The Windows 10 Mobile market is pretty small, and possible 1-2 million units per quarter. That’s not just a small segment of the phone market (less than 1%) but also a small fraction of the PC market (less than 2%).
Yet Windows 10 Mobile is much closer to the PC market than the phone market, sharing a common platform, services and with Continuum even user interface. In fact many are calling Windows 10 Mobile phones just another PC form factor, with devices like the HP Elite X3 being the best example, morphing via accessories from a phone to a laptop to a desktop.
However there is still a hard separation between Windows and Windows 10 Mobile, that being the ability to run legacy x86 apps which is still the main reason Windows has not been replaced by Android or iOS devices. Windows 10 Mobile does not benefit from any such protection. At the same time Windows PCs suffer from not having a real presence in phones, leading to falling shipments year on year.
The solution is to break down the barriers which separate the two operating systems and really make Windows 10 phones just another place to run Windows, similar to how Windows 10 tablets now run full Windows, vs the failed Windows RT operating system.
With the low-end Windows 10 market more or less decimated, and volume in general really small, and Microsoft targeting the enterprise market in general in any case, the reasons which held back the move are not really relevant any more.
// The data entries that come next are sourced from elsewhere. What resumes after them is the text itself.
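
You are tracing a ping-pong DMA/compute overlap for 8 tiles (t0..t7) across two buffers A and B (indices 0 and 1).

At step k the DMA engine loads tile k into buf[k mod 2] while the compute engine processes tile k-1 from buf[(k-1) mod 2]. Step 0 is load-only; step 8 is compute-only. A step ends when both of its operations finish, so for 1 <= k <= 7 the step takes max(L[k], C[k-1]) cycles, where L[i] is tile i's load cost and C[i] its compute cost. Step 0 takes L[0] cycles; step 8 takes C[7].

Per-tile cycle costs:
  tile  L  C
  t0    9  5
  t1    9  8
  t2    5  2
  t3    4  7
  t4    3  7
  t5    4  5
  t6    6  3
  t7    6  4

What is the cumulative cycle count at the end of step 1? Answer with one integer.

  0. 9=9c; end=9; A:t0 B:-
  1. max(9,5)=9c; end=18; A:t0 B:t1
  2. max(5,8)=8c; end=26; A:t2 B:t1
  3. max(4,2)=4c; end=30; A:t2 B:t3
  4. max(3,7)=7c; end=37; A:t4 B:t3
  5. max(4,7)=7c; end=44; A:t4 B:t5
  6. max(6,5)=6c; end=50; A:t6 B:t5
  7. max(6,3)=6c; end=56; A:t6 B:t7
  8. 4=4c; end=60; A:t6 B:t7

end_cycle[1] = 18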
Higher price is no longer a major factor, as Microsoft is targeting the more cost-tolerant enterprise market. Battery life is also much less of an issue, due to the ability to include chunky batteries in these larger, more expensive devices, such as the more than 4000 mAh battery in the HP Elite X3. We expect to charge our laptops every 6-8 hours in any case, with the handset possibly jumping from dock to dock as users move around. Software optimised for the phone form factor will obviously come via UWP apps.
Of course issues remain, such as poorly developed LTE modems for x86 and low power chipsets also being underpowered compared to their equivalent ARM versions. These are issues a bold company may address by designing their own processor, much like Apple and Samsung has done.
The advantage would be massive – the messaging would be crystal clear around Windows phone – you buy one to use as your only device, which can serve all your needs, from phone to desktop PC and all form factors in between. Some apps may work better on a big than a small screen, but all apps are accessible no matter where you are, be they Photoshop or a UWP version of Skype. Microsoft would only work on one version of the OS, not one and a half. Sales may even grow from 1 million to 3 million, boosting the PC market, and if a user really wanted Pokemon Go they could run Bluestacks.
In summary, with Windows 10 Mobile sales now so low that Microsoft is not even giving any sales numbers any more, its time for Microsoft to exit the smartphone market and to reboot the OS by making it simply another Windows 10 form factor. At this point Microsoft simply nothing to lose and quite a lot to gain.
Would our readers be prepared to pay $600 for their next Windows Phone if it ran on a Core M processor and let you replace your current laptop? I know I would.
Update: To respond to some critisism of the idea:
- Why would this be better than seperate devices? For most it will not be, but for a small segment of the PC market it would be ideal. That small segment is likely larger than the currently tiny ARM windows 10 mobile market.
- The Windows 10 desktop UI would not make sense on Mobile: Windows 10 desktop already includes a tablet mode which hides the desktop and which could be further improved for smaller screens.
- Which processor is powerful enough for a laptop but low power enough for a smartphone? Intel’s Core M3 2016 processor only sips 4.5 watt (only about 50% more than a Snapdragon 810) and is powerful enough for Apple’s Macbook.
- This would kill the motivation for UWP apps. Selling less than 10 million Windows 10 Mobile smartphones already does this job very well.
- How is this better than streaming apps like HP Workspace? Users would not need to pay for a server in the cloud to run their apps, they could load any app they want without arranging it with anyone else, and they could install new default apps such as Opera, Chrome and more which changes and improves how the device works, something not possible with streaming apps.